Open Letter to Edmundo Braverman

Originally I was going to pm this to Eddie, however I don't have the banana credits to do so. Being that this is the next laziest option, I settled on making it an open letter:

First off, I wanted to say I really enjoy the content and candor of your blog, it makes for very entertaining reading, and I always look forward to your next post.

I am currently a sophomore at University of Connecticut . I really enjoy tracking the markets and just opened my first online brokerage account last month. I am looking forward to losing my money and hopefully learning a thing or two in the process. I definitely have a passion for finance and ideally would build a career around it. However, I consider myself a little more colorful, and a little less proper than your typical banker. I have restless entrepreneurial spirit that cringes a little every time I see IBD stint to buyside/HF being reinforced as the only way to be successful in finance. I have convinced myself, maybe naively, there is more out there than this.

Anyways, I wanted to reach out to you because you have a refreshing perspective that’s considerably less myopic than most on this board. And secondly, I can’t help but partly identify with Edmundo Braverman, whether he’s a persona or not. I am young, hungry, poor, and foolish, and want more out of life than a job on the buyside in 10 years. In short my question for you is: knowing what you know now, and having done what you’ve done, if you were 20 years old again how would you approach your future career/life? Would you do anything differently? Is there a field you would have gotten into earlier? Does everyone networking and scouring for a BB IBD role have it right? Am I creepy and delusional?

Insight into any of these would be greatly appreciated, as I highly value your experience and the place from which your point of views comes from.

 

"If you were 20 years old again how would you approach your future career/life? Would you do anything differently?"

A bit off-topic I would realize that confidence is they key to everything in life. Women, Work, Sports. You can't fake it - that is called cockiness. If you can develop it and cultivate it, then you will be years ahead of all your peers.

 

Enjoying the input and would love to see some more of the older/experienced members weigh in. While I didn’t originally intend to write an ode to Edmundo braverman if that’s what this becomes, well, I’m alright with that. I’m familiar with blackhat’s story as well and that’s certainly a life to aspire for.

As to why this is addressed to ‘Uncle Eddie’ is it seems to me he embraces life outside of banking more than some others around here. Plus, as somebody who likes to toe the line the ups and downs of his story are, for lack of a better word, strangely appealing.

Viva la Braverman

 
Best Response

One of the things I don't really talk about much is how laser focused I was on finance in my early 20's. It wasn't because I had some great love of finance, although I did, it was mostly because I was sick of being poor and frankly would have done anything to get rich.
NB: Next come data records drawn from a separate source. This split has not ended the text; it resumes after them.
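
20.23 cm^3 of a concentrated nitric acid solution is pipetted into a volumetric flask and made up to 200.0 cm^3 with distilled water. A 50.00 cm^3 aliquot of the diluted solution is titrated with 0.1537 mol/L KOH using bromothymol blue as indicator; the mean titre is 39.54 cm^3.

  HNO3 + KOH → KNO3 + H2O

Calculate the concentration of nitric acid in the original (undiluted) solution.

n(KOH) = 0.03954 × 0.1537 = 6.077 × 10^-3 mol
n(HNO3) in the aliquot = 6.077 × 10^-3 mol (1:1 ratio)
[HNO3]_dilute = 6.077 × 10^-3 / 0.05000 = 0.1215 mol/L
Dilution factor = 200.0 / 20.23 = 9.886
[HNO3]_stock = 0.1215 × 9.886 = 1.202 mol/L

1.202 mol/L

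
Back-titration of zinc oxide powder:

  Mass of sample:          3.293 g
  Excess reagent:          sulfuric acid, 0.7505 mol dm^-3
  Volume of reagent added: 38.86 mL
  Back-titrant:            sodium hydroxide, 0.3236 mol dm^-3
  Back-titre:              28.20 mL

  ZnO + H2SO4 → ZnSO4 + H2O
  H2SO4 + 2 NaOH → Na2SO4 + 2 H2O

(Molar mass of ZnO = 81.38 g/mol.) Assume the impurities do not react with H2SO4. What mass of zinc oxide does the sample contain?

2.002 g

n(H2SO4) added = 0.03886 × 0.7505 = 0.02916 mol
n(NaOH) used in back-titration = 0.02820 × 0.3236 = 9.126 × 10^-3 mol
From the 1:2 ratio, n(H2SO4) left over = 1/2 × 9.126 × 10^-3 = 4.563 × 10^-3 mol
n(H2SO4) consumed by analyte = 0.02916 − 4.563 × 10^-3 = 0.02460 mol
n(ZnO) = 0.02460 mol (1:1 ratio)
mass of ZnO = 0.02460 × 81.38 = 2.002 g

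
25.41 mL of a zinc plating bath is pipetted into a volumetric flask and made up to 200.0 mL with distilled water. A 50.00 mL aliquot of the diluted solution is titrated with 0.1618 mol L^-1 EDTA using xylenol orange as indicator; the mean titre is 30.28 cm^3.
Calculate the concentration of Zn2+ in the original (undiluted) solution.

Zn^2+ + EDTA^4- → [Zn(EDTA)]^2-
n(EDTA) = 0.03028 × 0.1618 = 4.899 × 10^-3 mol
n(Zn2+) in the aliquot = 4.899 × 10^-3 mol (1:1 ratio)
[Zn2+]_dilute = 4.899 × 10^-3 / 0.05000 = 0.09799 mol/L
Dilution factor = 200.0 / 25.41 = 7.871
[Zn2+]_stock = 0.09799 × 7.871 = 0.7712 mol/L

0.7712 mol/L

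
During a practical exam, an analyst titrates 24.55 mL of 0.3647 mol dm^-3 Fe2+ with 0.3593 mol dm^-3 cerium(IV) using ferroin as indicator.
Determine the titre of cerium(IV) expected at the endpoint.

24.92 mL

Ce^4+ + Fe^2+ → Ce^3+ + Fe^3+
n(Fe2+) = 0.02455 L × 0.3647 mol/L = 8.953 × 10^-3 mol
n(Ce4+) = 8.953 × 10^-3 mol (1:1 stoichiometry)
V(Ce4+) = 8.953 × 10^-3 mol / 0.3593 mol/L = 0.02492 L = 24.92 mL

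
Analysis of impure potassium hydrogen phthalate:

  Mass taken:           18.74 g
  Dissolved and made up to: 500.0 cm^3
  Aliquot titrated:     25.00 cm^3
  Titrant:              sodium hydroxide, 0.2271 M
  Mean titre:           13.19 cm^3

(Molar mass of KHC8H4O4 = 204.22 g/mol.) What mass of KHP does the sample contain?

KHC8H4O4 + NaOH → KNaC8H4O4 + H2O
n(NaOH) per titration = 0.01319 × 0.2271 = 2.995 × 10^-3 mol
n(KHC8H4O4) in each aliquot = 2.995 × 10^-3 mol (1:1 ratio)
n(KHC8H4O4) in the whole flask = 2.995 × 10^-3 × 500.0/25.00 = 0.05991 mol
mass of KHC8H4O4 = 0.05991 × 204.22 = 12.23 g

12.23 g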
If I were 20 years old right now I'd spend every waking moment that I wasn't getting laid in the computer lab. I frankly wouldn't give Wall Street the steam off my shit because it's a shrinking job market that is likely going to be harangued by regulators for the next decade at least. It's one thing to take a shitty job and just suck it up because you're well paid, but that's no longer the case.

Wall Street was never my end game; it was always just a means to an end. Which is why I came and went as much as I did. I wasn't loyal to any firm (because none of them were certainly loyal to me), and I basically went back to my finance career whenever I ran out of money doing something I enjoyed. Wall Street was like an ATM in a bad neighborhood to me - I hated going down there but I could always get cash.

I makes me sick sometimes when I think about the opportunities I threw away just because I was an asshole that had to do things his way. I grew up in Silicon Valley just as computers exploded on the scene, and half my graduating class in high school is filthy, stupid rich now on SV startup money. So you've got me on the one hand - who had a successful finance career by most objective measures - and then you've got my high school buddy who was employee #9 at Facebook.

Anyway, technology is moving so fast now that I wouldn't waste my energy on a dying field like finance. But it's important to remember that you're asking me what I would do if I were 20 today. Finance was very good to me, and I'm still passionate about many aspects of it.